I am planning a set piece that involves some NPCs deceiving my players. The short version is that my players will meet some simple farmers trying to bring their crops to market, only to find that they’re actually smugglers in a Hatfields and McCoy’s type feud, which the party then gets messily swept up into. I generally don’t trick my players; I don’t think there’s anything wrong with it but I imagine some tables would take to it more than others. Do you trick your players? Are there some tricks you find acceptable and others that are unacceptable? For me, I have no qualm getting my players swept up into the seedy underworld of drug or artifacts smuggling, but I don’t think I would run a plotline on human trafficking. That I think would be difficult in an unpleasant way for everyone involved.


Oh hell yeah!

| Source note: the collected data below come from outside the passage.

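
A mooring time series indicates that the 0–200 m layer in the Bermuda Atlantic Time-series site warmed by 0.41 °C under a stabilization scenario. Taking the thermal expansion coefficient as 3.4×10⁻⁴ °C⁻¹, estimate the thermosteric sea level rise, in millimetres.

Δh = αΔT·H = 3.4×10⁻⁴ × 0.41 × 200 = 0.02788 m

about 28 mm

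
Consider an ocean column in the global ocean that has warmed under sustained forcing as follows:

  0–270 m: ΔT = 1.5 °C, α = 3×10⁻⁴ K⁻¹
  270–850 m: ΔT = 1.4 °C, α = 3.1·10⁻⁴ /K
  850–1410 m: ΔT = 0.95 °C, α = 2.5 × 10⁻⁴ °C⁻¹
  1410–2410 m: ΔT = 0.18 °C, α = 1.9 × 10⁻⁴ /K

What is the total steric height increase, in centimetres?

54.0 cm of thermosteric rise

1.5 × 3×10⁻⁴ × 270 = 0.12150 m
1.4 × 580 × 3.1×10⁻⁴ = 0.25172 m
2.5×10⁻⁴ × 560 × 0.95 = 0.13300 m
Layer 4: 0.18 × 1.9×10⁻⁴ × 1000 = 0.03420 m
Δh = 0.12150 + 0.25172 + 0.13300 + 0.03420 = 0.54042 m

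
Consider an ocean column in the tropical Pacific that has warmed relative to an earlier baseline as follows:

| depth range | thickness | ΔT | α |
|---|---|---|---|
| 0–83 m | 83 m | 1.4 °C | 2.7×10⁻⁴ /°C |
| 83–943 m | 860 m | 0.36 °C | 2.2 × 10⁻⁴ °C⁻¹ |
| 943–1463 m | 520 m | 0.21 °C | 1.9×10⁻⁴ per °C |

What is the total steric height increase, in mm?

120 mm of thermosteric rise

2.7×10⁻⁴ × 1.4 × 83 = 0.031374 m
Layer 2: 860 × 0.36 × 2.2×10⁻⁴ = 0.068112 m
Layer 3: 1.9×10⁻⁴ × 520 × 0.21 = 0.020748 m
Δh = 0.031374 + 0.068112 + 0.020748 = 0.120234 m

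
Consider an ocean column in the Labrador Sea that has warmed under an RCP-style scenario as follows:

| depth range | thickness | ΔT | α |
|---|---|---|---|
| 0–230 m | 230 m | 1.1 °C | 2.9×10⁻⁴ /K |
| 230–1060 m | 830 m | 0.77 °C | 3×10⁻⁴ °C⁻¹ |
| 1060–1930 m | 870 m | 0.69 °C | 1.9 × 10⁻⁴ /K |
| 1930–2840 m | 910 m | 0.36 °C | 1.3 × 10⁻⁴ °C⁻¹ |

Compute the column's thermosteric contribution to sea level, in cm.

230 × 2.9×10⁻⁴ × 1.1 = 0.07337 m
830 × 0.77 × 3×10⁻⁴ = 0.19173 m
1.9×10⁻⁴ × 0.69 × 870 = 0.114057 m
Layer 4: 1.3×10⁻⁴ × 0.36 × 910 = 0.042588 m
Δh = 0.07337 + 0.19173 + 0.114057 + 0.042588 = 0.421745 m

42.2 cm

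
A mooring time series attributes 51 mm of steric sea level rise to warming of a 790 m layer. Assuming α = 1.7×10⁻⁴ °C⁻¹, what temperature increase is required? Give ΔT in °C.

ΔT = Δh/(αH) = 0.051 / (1.7×10⁻⁴ × 790) ≈ 0.3797 °C

about 0.380 °C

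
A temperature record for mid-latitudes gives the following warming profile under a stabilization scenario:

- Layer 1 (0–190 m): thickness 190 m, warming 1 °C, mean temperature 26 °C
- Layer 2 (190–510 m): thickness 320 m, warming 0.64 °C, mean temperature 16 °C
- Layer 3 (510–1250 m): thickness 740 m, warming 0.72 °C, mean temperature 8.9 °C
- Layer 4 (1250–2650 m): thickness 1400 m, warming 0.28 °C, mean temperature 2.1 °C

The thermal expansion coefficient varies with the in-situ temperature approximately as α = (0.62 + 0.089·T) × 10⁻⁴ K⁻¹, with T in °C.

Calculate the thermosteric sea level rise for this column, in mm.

about 204 mm

Layer 1: α = (0.62 + 0.089×26)×10⁻⁴ = 2.934×10⁻⁴ K⁻¹
Layer 2: α = (0.62 + 0.089×16)×10⁻⁴ = 2.044×10⁻⁴ K⁻¹
Layer 3: α = (0.62 + 0.089×8.9)×10⁻⁴ = 1.4121×10⁻⁴ K⁻¹
Layer 4: α = (0.62 + 0.089×2.1)×10⁻⁴ = 0.8069×10⁻⁴ K⁻¹
2.934×10⁻⁴ × 1 × 190 = 0.055746 m
Layer 2: 0.64 × 2.044×10⁻⁴ × 320 = 0.04186112 m
510–1250 m: 0.72 × 1.4121×10⁻⁴ × 740 = 0.075236688 m
1250–2650 m: 0.28 × 0.8069×10⁻⁴ × 1400 = 0.03163048 m
Δh = 0.055746 + 0.04186112 + 0.075236688 + 0.03163048 = 0.204474288 m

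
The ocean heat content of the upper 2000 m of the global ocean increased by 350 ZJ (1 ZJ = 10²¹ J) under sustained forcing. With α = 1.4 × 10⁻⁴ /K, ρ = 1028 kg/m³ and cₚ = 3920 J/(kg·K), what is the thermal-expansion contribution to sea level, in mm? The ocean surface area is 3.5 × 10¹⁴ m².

Per unit area: Q = 350×10²¹ / (3.5×10¹⁴) = 1×10⁹ J/m²
Δh = αQ/(ρcₚ) = 1.4×10⁻⁴ × 1×10⁹ / (1028 × 3920) ≈ 0.034742 m

35 mm of thermosteric rise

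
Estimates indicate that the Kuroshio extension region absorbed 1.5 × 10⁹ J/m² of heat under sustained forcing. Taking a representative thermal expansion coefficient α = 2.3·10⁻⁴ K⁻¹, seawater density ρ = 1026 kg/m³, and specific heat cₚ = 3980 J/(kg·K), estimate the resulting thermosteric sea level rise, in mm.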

NPCs trick my players all the time. Commanders, strangers, witnesses, priests, anybody might have an ulterior motive or secret agenda.
Best advice I have is just trust. Player characters don’t need to trust every non-player character but the human players at the table absolutely have to know they can trust you the human GM.
When my NPCs pull some shady stuff, like the reveal last session that leader of the crusade has been plotting to betray the PC crusaders for the entire campaign, that reveal always comes with a huge smile from me. “Yeah y’all, this dude is terrible! But now your characters are on to him and I can’t wait to see how they take him down!”
I’m not pulling one over on my players, I’m inviting them to a party I’ve been planning for ages and now we all get to find out what happens next.